高橋会頭 今期で退任
燕商工会議所 通常議員総会
新潟県の燕商工会議所(高橋作衛会頭)は、6月28日午後4時から、燕市井土巻3、燕三条ワシントンホテルで、通常議員総会を開き、平成15年度事業報告、収支決算などすべての議案を原案通り承認。高橋会頭は今年11月の役員改選についての議題で、今期を持って会頭を辞することを明らかにした。
会頭については、非公開で行われた22日の常議員会で、選考委員会を発足。11月1日の臨時議員総会で、副会頭、専務理事を含めた新役員を選出する。
また、中小企業庁の進める「JAPANブランド育成支援事業」の支援決定を受けて、同会議所では、つばめブランド育成プロジェクト委員会(明道章一委員長)を立ち上げ、燕ブランドの確立、上海における中国市場の調査を行う。
高橋会頭は開会で「当初、都市部や大企業のみと言われた景気の回復基調が、16年度に入り、徐々にだが全国的に鮮明となってきた。今年に入って日銀は『ゆるやかな回復』を『回復』とし、政府も『持ち直し』から、『確実な回復』としている。全国的に景気の回復が遅いといわれている新潟県も、新潟財務事務所の調査では、『中小企業でも確実に回復する』との回答が、『よくない』という回答を大きく上回る結果となり、経営者も回復への手応を感じている」とし、JAPANブランド事業について「全国の産地百以上から、三条市ともども33の産地の1つに選ばれた。燕ブランドの確立、上海を中心とした中国市場の調査を行う予定。これからも三条市と大いに協力し、相乗効果を狙いたい。吉田町、分水町との合併協議も進んでいるが、産地ブランドを考え、なんとしても『燕』の名を残したい。悪いと言われた景気も良くなり始め、悪いときには明確でなかった企業の優劣が、景気回復とともに明らかになってくる。産地としても企業にとってもこれからが正念場」と挨拶した。

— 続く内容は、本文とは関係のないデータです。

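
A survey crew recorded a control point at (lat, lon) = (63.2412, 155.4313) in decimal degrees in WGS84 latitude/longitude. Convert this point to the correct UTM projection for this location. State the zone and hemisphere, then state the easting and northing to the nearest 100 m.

Longitude 155.4313° lies in the 6° band [150°, 156°), giving zone 56; latitude is north of the equator, so 56N.
Zone 56 central meridian λ₀ = 6×56 − 183 = 153°; Δλ = +2.4313°.
Transverse Mercator on WGS84 with k₀ = 0.9996 gives E = 622112.587 m, N = 7014777.380 m.

Zone 56N: E 622100 m, N 7014800 m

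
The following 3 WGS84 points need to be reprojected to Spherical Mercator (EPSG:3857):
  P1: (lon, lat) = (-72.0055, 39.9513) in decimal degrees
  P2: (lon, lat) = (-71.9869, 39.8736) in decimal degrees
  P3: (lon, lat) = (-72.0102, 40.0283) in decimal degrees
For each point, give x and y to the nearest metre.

P1: x -8015616 m, y 4858868 m; P2: x -8013545 m, y 4847591 m; P3: x -8016139 m, y 4870056 m

Web Mercator: x = R·λ, y = R·ln tan(π/4+φ/2), R = 6378137 m.
P1 (39.9513°, -72.0055°) → (-8015615.594, 4858867.850) m.
P2 (39.8736°, -71.9869°) → (-8013545.052, 4847591.141) m.
P3 (40.0283°, -72.0102°) → (-8016138.796, 4870055.611) m.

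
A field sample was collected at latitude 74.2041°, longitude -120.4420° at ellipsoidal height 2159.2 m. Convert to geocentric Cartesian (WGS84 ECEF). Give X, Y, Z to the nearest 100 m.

X -882700 m, Y -1502000 m, Z 6117300 m

WGS84: a = 6378137 m, e² = 0.006694380; N(φ) = a/√(1−e²sin²φ) = 6397996.277 m.
X = (N+h)·cosφ·cosλ = -882710.885 m; Y = (N+h)·cosφ·sinλ = -1502020.541 m; Z = (N(1−e²)+h)·sinφ = 6117256.220 m.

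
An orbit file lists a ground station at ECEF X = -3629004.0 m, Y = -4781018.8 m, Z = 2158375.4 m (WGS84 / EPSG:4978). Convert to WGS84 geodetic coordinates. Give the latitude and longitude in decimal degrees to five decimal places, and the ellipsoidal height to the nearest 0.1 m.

λ = atan2(Y, X) = -127.20010046°; p = √(X²+Y²) = 6002317.1 m.
Bowring's method on WGS84 (a = 6378137 m, b = 6356752.314 m) gives φ = 19.90089984°, h = 2911.289 m.

lat 19.90090°, lon -127.20010°, h 2911.3 m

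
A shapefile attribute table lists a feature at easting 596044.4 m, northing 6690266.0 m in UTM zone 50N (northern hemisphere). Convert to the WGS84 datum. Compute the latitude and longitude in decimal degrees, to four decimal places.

lat 60.3375°, lon 118.7398°

Zone 50N: λ₀ = 117°, k₀ = 0.9996, false easting 500000 m.
Meridian distance M = (N − FN)/k₀ = 6692943.2 m.
Inverse transverse Mercator on WGS84 gives φ = 60.33749979°, λ = 118.73980060°.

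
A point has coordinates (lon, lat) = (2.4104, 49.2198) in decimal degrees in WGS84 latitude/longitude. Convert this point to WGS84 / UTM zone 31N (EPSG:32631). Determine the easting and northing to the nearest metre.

Zone 31 central meridian λ₀ = 6×31 − 183 = 3°; Δλ = -0.5896°.
Transverse Mercator on WGS84 with k₀ = 0.9996 gives E = 457065.360 m, N = 5452057.651 m.

E 457065 m, N 5452058 m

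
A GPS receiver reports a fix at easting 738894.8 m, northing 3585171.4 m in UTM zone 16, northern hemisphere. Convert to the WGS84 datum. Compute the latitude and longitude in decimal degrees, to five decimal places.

Zone 16N: λ₀ = -87°, k₀ = 0.9996, false easting 500000 m.
Meridian distance M = (N − FN)/k₀ = 3586606.0 m.
Inverse transverse Mercator on WGS84 gives φ = 32.37800020°, λ = -84.46070040°.

lat 32.37800°, lon -84.46070°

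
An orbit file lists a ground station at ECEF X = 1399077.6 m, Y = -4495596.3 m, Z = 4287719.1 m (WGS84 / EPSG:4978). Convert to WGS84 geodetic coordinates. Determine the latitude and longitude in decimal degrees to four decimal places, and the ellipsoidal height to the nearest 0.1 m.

lat 42.5151°, lon -72.7133°, h -343.6 m

λ = atan2(Y, X) = -72.71330013°; p = √(X²+Y²) = 4708269.8 m.
Bowring's method on WGS84 (a = 6378137 m, b = 6356752.314 m) gives φ = 42.51510060°, h = -343.609 m.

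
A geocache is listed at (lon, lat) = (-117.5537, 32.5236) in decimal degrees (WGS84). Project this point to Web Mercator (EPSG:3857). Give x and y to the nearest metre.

Web Mercator is spherical with R = a = 6378137 m.
x = R·λ = 6378137 × -2.051699113 = -13086018.025 m.
y = R·ln tan(π/4 + φ/2) = 6378137 × 0.600839903 = 3832239.217 m.

x -13086018 m, y 3832239 m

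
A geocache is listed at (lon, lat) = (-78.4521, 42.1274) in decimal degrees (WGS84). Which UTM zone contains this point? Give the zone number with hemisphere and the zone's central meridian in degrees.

UTM zone = ⌊(λ + 180)/6⌋ + 1; -78.4521° ∈ [-84°, -78°) → zone 17.
Hemisphere: N (φ ≥ 0).
Central meridian λ₀ = 6×17 − 183 = -81°.

Zone 17N, central meridian -81°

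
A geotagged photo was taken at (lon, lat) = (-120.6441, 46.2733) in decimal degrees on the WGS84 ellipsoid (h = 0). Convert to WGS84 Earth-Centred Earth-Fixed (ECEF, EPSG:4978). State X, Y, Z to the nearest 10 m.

X -2251060 m, Y -3799660 m, Z 4586300 m

WGS84: a = 6378137 m, e² = 0.006694380; N(φ) = a/√(1−e²sin²φ) = 6389315.020 m.
X = (N+h)·cosφ·cosλ = -2251064.636 m; Y = (N+h)·cosφ·sinλ = -3799664.635 m; Z = (N(1−e²)+h)·sinφ = 4586297.942 m.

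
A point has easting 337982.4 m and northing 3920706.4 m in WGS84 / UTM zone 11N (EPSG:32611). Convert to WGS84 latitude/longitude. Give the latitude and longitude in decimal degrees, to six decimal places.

Zone 11N: λ₀ = -117°, k₀ = 0.9996, false easting 500000 m.
Meridian distance M = (N − FN)/k₀ = 3922275.3 m.
Inverse transverse Mercator on WGS84 gives φ = 35.41659963°, λ = -118.78449968°.

lat 35.416600°, lon -118.784500°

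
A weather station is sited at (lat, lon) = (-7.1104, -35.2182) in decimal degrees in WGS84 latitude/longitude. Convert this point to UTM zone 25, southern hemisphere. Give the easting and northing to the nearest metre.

E 254996 m, N 9213459 m

Zone 25 central meridian λ₀ = 6×25 − 183 = -33°; Δλ = -2.2182°.
Transverse Mercator on WGS84 with k₀ = 0.9996 gives E = 254995.830 m, N = 9213459.494 m.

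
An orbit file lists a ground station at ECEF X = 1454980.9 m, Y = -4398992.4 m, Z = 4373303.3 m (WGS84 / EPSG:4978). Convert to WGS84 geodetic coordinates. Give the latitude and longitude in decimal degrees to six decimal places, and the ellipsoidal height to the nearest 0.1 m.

lat 43.538100°, lon -71.698201°, h 3298.3 m

λ = atan2(Y, X) = -71.69820066°; p = √(X²+Y²) = 4633368.5 m.
Bowring's method on WGS84 (a = 6378137 m, b = 6356752.314 m) gives φ = 43.53809992°, h = 3298.296 m.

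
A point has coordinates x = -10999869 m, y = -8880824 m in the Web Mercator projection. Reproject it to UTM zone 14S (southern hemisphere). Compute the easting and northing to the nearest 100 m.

Web Mercator inverse (R = 6378137 m) → φ = -62.09129976°, λ = -98.81350446°.
UTM 14S forward: E = 509738.877 m, N = 3115634.894 m.

E 509700 m, N 3115600 m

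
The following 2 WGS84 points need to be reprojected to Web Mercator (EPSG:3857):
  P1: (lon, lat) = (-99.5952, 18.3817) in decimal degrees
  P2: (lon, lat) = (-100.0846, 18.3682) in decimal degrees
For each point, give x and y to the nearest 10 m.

Web Mercator: x = R·λ, y = R·ln tan(π/4+φ/2), R = 6378137 m.
P1 (18.3817°, -99.5952°) → (-11086886.949, 2082274.613) m.
P2 (18.3682°, -100.0846°) → (-11141366.708, 2080691.061) m.

P1: x -11086890 m, y 2082270 m; P2: x -11141370 m, y 2080690 m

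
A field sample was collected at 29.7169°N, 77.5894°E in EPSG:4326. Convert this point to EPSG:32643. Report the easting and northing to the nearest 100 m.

E 750500 m, N 3290200 m

Zone 43 central meridian λ₀ = 6×43 − 183 = 75°; Δλ = +2.5894°.
Transverse Mercator on WGS84 with k₀ = 0.9996 gives E = 750491.120 m, N = 3290223.355 m.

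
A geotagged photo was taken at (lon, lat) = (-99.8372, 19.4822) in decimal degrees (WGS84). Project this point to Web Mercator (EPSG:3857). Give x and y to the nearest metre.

x -11113826 m, y 2211790 m

Web Mercator is spherical with R = a = 6378137 m.
x = R·λ = 6378137 × -1.742487856 = -11113826.266 m.
y = R·ln tan(π/4 + φ/2) = 6378137 × 0.346776847 = 2211790.241 m.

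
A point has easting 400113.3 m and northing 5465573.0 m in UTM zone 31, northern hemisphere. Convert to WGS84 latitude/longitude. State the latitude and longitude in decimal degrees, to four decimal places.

lat 49.3347°, lon 1.6251°

Zone 31N: λ₀ = 3°, k₀ = 0.9996, false easting 500000 m.
Meridian distance M = (N − FN)/k₀ = 5467760.1 m.
Inverse transverse Mercator on WGS84 gives φ = 49.33469973°, λ = 1.62509948°.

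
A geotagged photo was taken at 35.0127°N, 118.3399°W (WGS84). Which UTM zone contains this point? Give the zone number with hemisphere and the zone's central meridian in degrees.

UTM zone = ⌊(λ + 180)/6⌋ + 1; -118.3399° ∈ [-120°, -114°) → zone 11.
Hemisphere: N (φ ≥ 0).
Central meridian λ₀ = 6×11 − 183 = -117°.

Zone 11N, central meridian -117°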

平成15年度事業は、3カ年計画の「燕CCIアクションプラン21」の3年目として、主要組合と一体となった企業支援、地域産業振興アクションプランの共同推進、にいがた産業創造機構の活用、インターネットを使った共同受注事業などを行った。ほかに消費税総額表示凍結運動、チャレンジショップ事業、ウラジオストク調査ミッションなどで、一般会計収支予算は収入が2億1160万3649円、支出が1億8495万3764円で、2045万2000円を16年度に繰り越した。
中小企業相談所特別会計は、収入が9569万5214円、支出が9444万4903円で、195万7000円を16年度に繰り越した。役員の改選は、平成13年度からの任期満了に伴うもので、会頭選考委員会の正式な立ち上げは、今回初めて。
第3号議員は、現第1号議員、2号議員が8月31日に選出。第2号議員は9月17日に各部会から選出。第1号議員は、8月2日に笠原庄司専務理事を委員長に選考委員会を立ち上げ、同月27日に選挙人名簿を告示し、9月19日に選挙人名簿を確定。9月21日に選挙期日を告示して、10月12日の選挙で決定する。
高橋会頭は「今期で退任としたい。平山知事もいっていたが、やはり同じ人間が長くやると、どうしてもマンネリとなる。私の任期中には、吉原副会頭の退任、今井専務の退任が分かっていたので、約4期務めたが、3期が妥当」とした。
高橋会頭は、故兼古敏男前会頭が任期中に逝去したため、副会頭から平成5年の任期途中で会頭に選任された。